Nevertheless, the City Council went to their meeting on January
31 and did some provocative voting. First they voted to approve
the $10 million Housing Trust Fund, which supporters such as Metropolitan
Interfaith Council on Affordable Housing (MICAH), Jewish Community
Action (JCA), ISAIAH, MN Senior Federation, Family & Children’s
Services, MN ACORN, Progressive MN and MPIRG have been working on
since 2001. (The HTF will be a part of the City budget earmarked
solely for housing; it will be made up of new or existing revenue
sources; and it will be administered by an independent commission
whose priority will be housing affordable to households earning
less than 30 percent and less than 50 percent of the MMI.)
Then at the same time, the City Council voted to divert a $4 million
line item—the HRA levy, half of which is committed to affordable
housing—to police and public works over the next five years
in an attempt to avoid raising property taxes. A fifth of the money
for the Trust Fund will be eliminated.
Ninth Ward Councilmember Gary Schiff, who voted to keep the levy,
said that although the two votes felt like one step forward and
two steps backward, he applauds positive developments made in approving
the Housing Trust Fund: The focus will now be on creating housing
affordable to households with incomes less than 30 percent of the
MMI and, an advisory commission, to search for revenue and determine
specific uses of funds, will be in place, composed partly of advocates
for affordable housing.
Rev. John Darlington, whose church, Minnehaha United Methodist,
is a MICAH member and has ardently supported the Trust Fund, calls
the HTF a “symbolic victory” in the sense that it will
bring City officials and community activists together to work on
affordable housing projects.
The HTF is a step in the right direction. Prioritizing affordable
housing will come about more and more as society sees that when
a segment of the population is without decent housing, everyone
is debilitated. Affordable housing benefits the whole society and
in the end is cost effective. Ultimately, aren’t taxpayers
willing to pay for things that will benefit them?

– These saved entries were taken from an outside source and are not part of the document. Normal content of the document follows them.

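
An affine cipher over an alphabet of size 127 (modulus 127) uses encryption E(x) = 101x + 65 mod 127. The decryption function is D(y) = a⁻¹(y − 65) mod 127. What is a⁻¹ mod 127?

Apply the Euclidean algorithm to 127 and 101:
127 = 1×101 + 26
101 = 3×26 + 23
26 = 1×23 + 3
23 = 7×3 + 2
3 = 1×2 + 1
2 = 2×1 + 0
The gcd is 1. Working backward:
1 = 3 − 2
1 = −23 + 8·3
1 = 8·26 − 9·23
1 = −9·101 + 35·26
1 = 35·127 − 44·101
Thus 101·(-44) ≡ 1 (mod 127); reducing, -44 mod 127 = 83.

83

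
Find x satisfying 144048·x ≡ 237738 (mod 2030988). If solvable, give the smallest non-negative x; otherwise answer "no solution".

gcd(144048, 2030988):
2030988 = 14*144048 + 14316
144048 = 10*14316 + 888
14316 = 16*888 + 108
888 = 8*108 + 24
108 = 4*24 + 12
24 = 2*12 + 0
gcd = 12, but 12 ∤ 237738, so the congruence has no solution.

no solution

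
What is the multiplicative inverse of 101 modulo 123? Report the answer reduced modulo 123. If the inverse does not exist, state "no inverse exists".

95

gcd(123, 101) by repeated division:
123 = 1·101 + 22
101 = 4·22 + 13
22 = 1·13 + 9
13 = 1·9 + 4
9 = 2·4 + 1
4 = 4·1 + 0
Since gcd(101, 123) = 1, back-substitute to write 1 as a combination:
1 = 9 − 2·4
1 = −2·13 + 3·9
1 = 3·22 − 5·13
1 = −5·101 + 23·22
1 = 23·123 − 28·101
Hence 101⁻¹ ≡ -28 ≡ 95 (mod 123).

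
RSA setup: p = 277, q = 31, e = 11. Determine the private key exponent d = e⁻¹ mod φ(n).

3011

φ(n) = (p−1)(q−1) = 276·30 = 8280.
Need d with 11·d ≡ 1 (mod 8280). Apply the extended Euclidean algorithm:
8280 = 752*11 + 8
11 = 1*8 + 3
8 = 2*3 + 2
3 = 1*2 + 1
2 = 2*1 + 0
Back-substitute:
1 = 3 − 2
1 = −8 + 3·3
1 = 3·11 − 4·8
1 = −4·8280 + 3011·11
So 11·3011 ≡ 1 (mod 8280), hence d = 3011.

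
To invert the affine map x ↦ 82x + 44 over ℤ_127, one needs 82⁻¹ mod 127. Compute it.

79

Apply the Euclidean algorithm to 127 and 82:
127 = 1×82 + 45
82 = 1×45 + 37
45 = 1×37 + 8
37 = 4×8 + 5
8 = 1×5 + 3
5 = 1×3 + 2
3 = 1×2 + 1
2 = 2×1 + 0
Since gcd(82, 127) = 1, back-substitute to write 1 as a combination:
1 = 3 − 2
1 = −5 + 2·3
1 = 2·8 − 3·5
1 = −3·37 + 14·8
1 = 14·45 − 17·37
1 = −17·82 + 31·45
1 = 31·127 − 48·82
Thus 82·(-48) ≡ 1 (mod 127); reducing, -48 mod 127 = 79.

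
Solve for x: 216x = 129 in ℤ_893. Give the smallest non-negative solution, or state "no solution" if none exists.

13

First find gcd(216, 893):
893 = 4*216 + 29
216 = 7*29 + 13
29 = 2*13 + 3
13 = 4*3 + 1
3 = 3*1 + 0
gcd = 1, so a unique solution mod 893 exists.
Back-substitute for the Bézout coefficients:
1 = 13 − 4·3
1 = −4·29 + 9·13
1 = 9·216 − 67·29
1 = −67·893 + 277·216
So 216·(277) ≡ 1 (mod 893), giving 216⁻¹ ≡ 277.
x ≡ 216⁻¹·129 ≡ 277·129 ≡ 13 (mod 893).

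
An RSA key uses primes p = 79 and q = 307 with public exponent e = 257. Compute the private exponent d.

13745

φ(n) = (p−1)(q−1) = 78·306 = 23868.
Need d with 257·d ≡ 1 (mod 23868). Apply the extended Euclidean algorithm:
23868 = 92·257 + 224
257 = 1·224 + 33
224 = 6·33 + 26
33 = 1·26 + 7
26 = 3·7 + 5
7 = 1·5 + 2
5 = 2·2 + 1
2 = 2·1 + 0
Back-substitute:
1 = 5 − 2·2
1 = −2·7 + 3·5
1 = 3·26 − 11·7
1 = −11·33 + 14·26
1 = 14·224 − 95·33
1 = −95·257 + 109·224
1 = 109·23868 − 10123·257
So 257·(-10123) ≡ 1 (mod 23868), hence d ≡ -10123 ≡ 13745 (mod 23868).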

Los Angeles, in a time when California faces a $35 billion deficit,
approved plans for a $100 million annual Housing Trust Fund in January
2002. Leaders recognized that the housing crisis in the City of
L.A. would “remain intractable until we had major production—and
that a production program that began to meet L.A.’s needs
would have a ripple effect throughout the region.”

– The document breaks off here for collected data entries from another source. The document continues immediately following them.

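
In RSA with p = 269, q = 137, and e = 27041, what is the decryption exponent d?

φ(n) = (p−1)(q−1) = 268·136 = 36448.
Need d with 27041·d ≡ 1 (mod 36448). Apply the extended Euclidean algorithm:
36448 = 1×27041 + 9407
27041 = 2×9407 + 8227
9407 = 1×8227 + 1180
8227 = 6×1180 + 1147
1180 = 1×1147 + 33
1147 = 34×33 + 25
33 = 1×25 + 8
25 = 3×8 + 1
8 = 8×1 + 0
Back-substitute:
1 = 25 − 3·8
1 = −3·33 + 4·25
1 = 4·1147 − 139·33
1 = −139·1180 + 143·1147
1 = 143·8227 − 997·1180
1 = −997·9407 + 1140·8227
1 = 1140·27041 − 3277·9407
1 = −3277·36448 + 4417·27041
So 27041·4417 ≡ 1 (mod 36448), hence d = 4417.

4417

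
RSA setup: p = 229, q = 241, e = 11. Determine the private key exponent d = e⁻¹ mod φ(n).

φ(n) = (p−1)(q−1) = 228·240 = 54720.
Need d with 11·d ≡ 1 (mod 54720). Apply the extended Euclidean algorithm:
54720 = 4974·11 + 6
11 = 1·6 + 5
6 = 1·5 + 1
5 = 5·1 + 0
Back-substitute:
1 = 6 − 5
1 = −11 + 2·6
1 = 2·54720 − 9949·11
So 11·(-9949) ≡ 1 (mod 54720), hence d ≡ -9949 ≡ 44771 (mod 54720).

44771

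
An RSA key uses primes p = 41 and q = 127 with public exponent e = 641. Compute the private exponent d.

φ(n) = (p−1)(q−1) = 40·126 = 5040.
Need d with 641·d ≡ 1 (mod 5040). Apply the extended Euclidean algorithm:
5040 = 7×641 + 553
641 = 1×553 + 88
553 = 6×88 + 25
88 = 3×25 + 13
25 = 1×13 + 12
13 = 1×12 + 1
12 = 12×1 + 0
Back-substitute:
1 = 13 − 12
1 = −25 + 2·13
1 = 2·88 − 7·25
1 = −7·553 + 44·88
1 = 44·641 − 51·553
1 = −51·5040 + 401·641
So 641·401 ≡ 1 (mod 5040), hence d = 401.

401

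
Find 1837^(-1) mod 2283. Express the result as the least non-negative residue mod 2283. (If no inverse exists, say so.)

Apply the Euclidean algorithm to 2283 and 1837:
2283 = 1·1837 + 446
1837 = 4·446 + 53
446 = 8·53 + 22
53 = 2·22 + 9
22 = 2·9 + 4
9 = 2·4 + 1
4 = 4·1 + 0
Since gcd(1837, 2283) = 1, back-substitute to write 1 as a combination:
1 = 9 − 2·4
1 = −2·22 + 5·9
1 = 5·53 − 12·22
1 = −12·446 + 101·53
1 = 101·1837 − 416·446
1 = −416·2283 + 517·1837
So 1837·517 ≡ 1 (mod 2283).

517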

Minneapolis MICAH member Patricia Mack suggested that to make up
for the $2 million that will be lost from the levy, people buying
homes could add a certain amount to their mortgage payments per
month. The mortgage company could collect the contributions (tax
deductible), or the voluntary taxes, whatever you want to call them,
and save the expense of setting up an organization to collect the
money. This idea sounds perhaps overly generous, but it’s
not nearly as generous as inviting your homeless friends to come
and live with you (even if you like each other a lot).